Le directeur parlementaire du budget (DPB), un poste créé par le gouvernement conservateur en 2006, a outrepassé son mandat, a déclaré mardi le ministre des Affaires étrangères, John Baird.

L'actuel DPB, Kevin Page, a publié cette semaine un avis juridique indiquant que 64 ministères et organismes fédéraux enfreignaient présentement la loi en ne lui remettant pas certains renseignements élémentaires.

Dans l'avis, des avocats rappellent que la Loi sur le Parlement du Canada exige que le gouvernement fédéral fournisse les données financières et économiques au DPB en temps opportun.

M. Baird n'a pas directement discuté de l'avis juridique à la Chambre des communes mais, questionné par le Nouveau Parti démocratique (NPD), il a toutefois laissé entendre que M. Page avait dépassé les bornes.

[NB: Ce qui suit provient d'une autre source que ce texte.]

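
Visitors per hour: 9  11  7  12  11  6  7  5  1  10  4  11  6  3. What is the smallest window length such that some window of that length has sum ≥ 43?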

«Avec tout le respect que je lui dois, je pense qu'il arrive parfois au directeur parlementaire du budget d'outrepasser son mandat», a affirmé John Baird.

Le ministre des Affaires étrangères, qui remplaçait le premier ministre Stephen Harper en son absence, a ajouté que les conservateurs croyaient en l'efficacité des mécanismes de communication de données budgétaires qu'ils avaient pourtant estimés inadéquats il y a six ans.

«Je m'engage à ce que le gouvernement continue à fournir au Parlement, par le biais des estimations, des estimations supplémentaires, des rapports trimestriels et des comptes publics, tous les renseignements financiers dont il a besoin pour faire son travail», a-t-il indiqué.

Créé en vertu de la Loi fédérale sur la responsabilité en 2006, le DPB a pour mission de fournir une analyse indépendante de l'état des finances du pays ainsi que des dépenses gouvernementales pour les programmes présents et proposés.

«En établissant une autorité parlementaire pour le budget, la loi assurera que les comités parlementaires auront accès à des analyses indépendantes et objectives sur les questions économiques et fiscales», avait expliqué M. Baird à un comité en mai 2006.

Diane Ablonczy, qui était à l'époque secrétaire parlementaire du ministre des Finances, avait déclaré à la Chambre des communes en avril 2006 que le nouveau poste de DPB permettrait d'avoir une idée de la situation financière réelle du pays.

«Parce que les chiffres qui ont été donnés aux Communes dans différentes circonstances n'étaient pas, disons-le, aussi fiables qu'ils auraient dû l'être, nous mettrons en place un nouveau moyen de vérifier et de faire contrepoids», avait précisé Mme Ablonczy.

Mais depuis, le gouvernement conservateur s'est souvent disputé avec Kevin Page, le ministre des Finances, Jim Flaherty, allant même jusqu'à dire qu'il n'était ni fiable, ni crédible.

Même si les conservateurs ont critiqué le travail d'analyse de M. Page par le passé, c'était la première fois mardi qu'ils suggéraient que le DPB n'avait pas le droit d'examiner les livres alors que c'est la raison d'être du poste.

Kevin Page veut savoir combien d'employés seront mis à pied et quels programmes seront supprimés dans le cadre des coupes budgétaires du gouvernement pour 2012 afin de vérifier si les économies annoncées sont réalistes.

Seulement 18 des 82 organismes fédéraux ont répondu à sa demande. Le puissant greffier du Conseil privé a ensuite informé le DPB qu'il ne recevrait aucun autre renseignement avant que les employés concernés ne soient avisés de leur licenciement cet automne.

Pendant ce temps, la majorité conservatrice a adopté le projet de loi budgétaire lundi, qui doit maintenant être approuvé par le Sénat.

Le chef du NPD, Thomas Muclair, a qualifié le commentaire de John Baird sur le mandat du DPB comme un avertissement adressé à Kevin Page parce qu'il a fait la pire erreur, soit de ne pas dire aux conservateurs ce qu'ils veulent entendre et d'essayer de communiquer la vérité à la population.

Bob Rae, le leader libéral, a pour sa part déclaré que les propos de M. Baird relevaient de la diffamation et n'avaient aucun fondement. Il a ajouté que les conservateurs sabordaient l'autorité et l'indépendance de quelqu'un qu'ils avaient eux-mêmes nommé.